AUTHOR=Campos Jose S. , Henrickson Sarah E. TITLE=Defining and targeting patterns of T cell dysfunction in inborn errors of immunity JOURNAL=Frontiers in Immunology VOLUME=13 YEAR=2022 URL=https://www.frontiersin.org/journals/immunology/articles/10.3389/fimmu.2022.932715 DOI=10.3389/fimmu.2022.932715 ISSN=1664-3224 ABSTRACT=

Inborn errors of immunity (IEIs) areĀ a group of more than 450 monogenic disorders that impair immune development and function. A subset of IEIs blend increased susceptibility to infection, autoimmunity, and malignancy and are known collectively as primary immune regulatory disorders (PIRDs). While many aspects of immune function are altered in PIRDs, one key impact is on T-cell function. By their nature, PIRDs provide unique insights into human T-cell signaling; alterations in individual signaling molecules tune downstream signaling pathways and effector function. Quantifying T-cell dysfunction in PIRDs and the underlying causative mechanisms is critical to identifying existing therapies and potential novel therapeutic targets to treat our rare patients and gain deeper insight into the basic mechanisms of T-cell function. Though there are many types of T-cell dysfunction, here we will focus on T-cell exhaustion, a key pathophysiological state.
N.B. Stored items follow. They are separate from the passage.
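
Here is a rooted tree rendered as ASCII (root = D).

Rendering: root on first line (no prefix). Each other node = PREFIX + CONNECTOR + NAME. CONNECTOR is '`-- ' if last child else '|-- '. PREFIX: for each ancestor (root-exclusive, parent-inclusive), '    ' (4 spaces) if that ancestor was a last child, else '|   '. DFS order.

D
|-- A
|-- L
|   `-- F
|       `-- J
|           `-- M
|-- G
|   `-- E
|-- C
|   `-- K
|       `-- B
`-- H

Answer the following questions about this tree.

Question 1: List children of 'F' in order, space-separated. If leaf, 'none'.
Node F's children (from adjacency): J

Answer: J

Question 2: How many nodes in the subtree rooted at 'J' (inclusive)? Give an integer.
Subtree rooted at J contains: J, M
Count = 2

Answer: 2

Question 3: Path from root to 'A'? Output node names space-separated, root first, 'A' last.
Walk down from root: D -> A

Answer: D A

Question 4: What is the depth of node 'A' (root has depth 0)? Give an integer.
Path from root to A: D -> A
Depth = number of edges = 1

Answer: 1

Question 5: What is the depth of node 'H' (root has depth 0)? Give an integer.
Path from root to H: D -> H
Depth = number of edges = 1

Answer: 1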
Exhaustion has been described in both human and mouse models of disease, where the chronic presence of antigen and inflammation (e.g., chronic infection or malignancy) induces a state of altered immune profile, transcriptional and epigenetic states, as well as impaired T-cell function. Since a subset of PIRDs amplify T-cell receptor (TCR) signaling and/or inflammatory cytokine signaling cascades, it is possible that they could induce T-cell exhaustion by genetically mimicking chronic infection. Here, we review the fundamentals of T-cell exhaustion and its possible role in IEIs in which genetic mutations mimic prolonged or amplified T-cell receptor and/or cytokine signaling. Given the potential insight from the many forms of PIRDs in understanding T-cell function and the challenges in obtaining primary cells from these rare disorders, we also discuss advances in CRISPR-Cas9 genome-editing technologies and potential applications to edit healthy donor T cells that could facilitate further study of mechanisms of immune dysfunctions in PIRDs. Editing T cells to match PIRD patient genetic variants will allow investigations into the mechanisms underpinning states of dysregulated T-cell function, including T-cell exhaustion.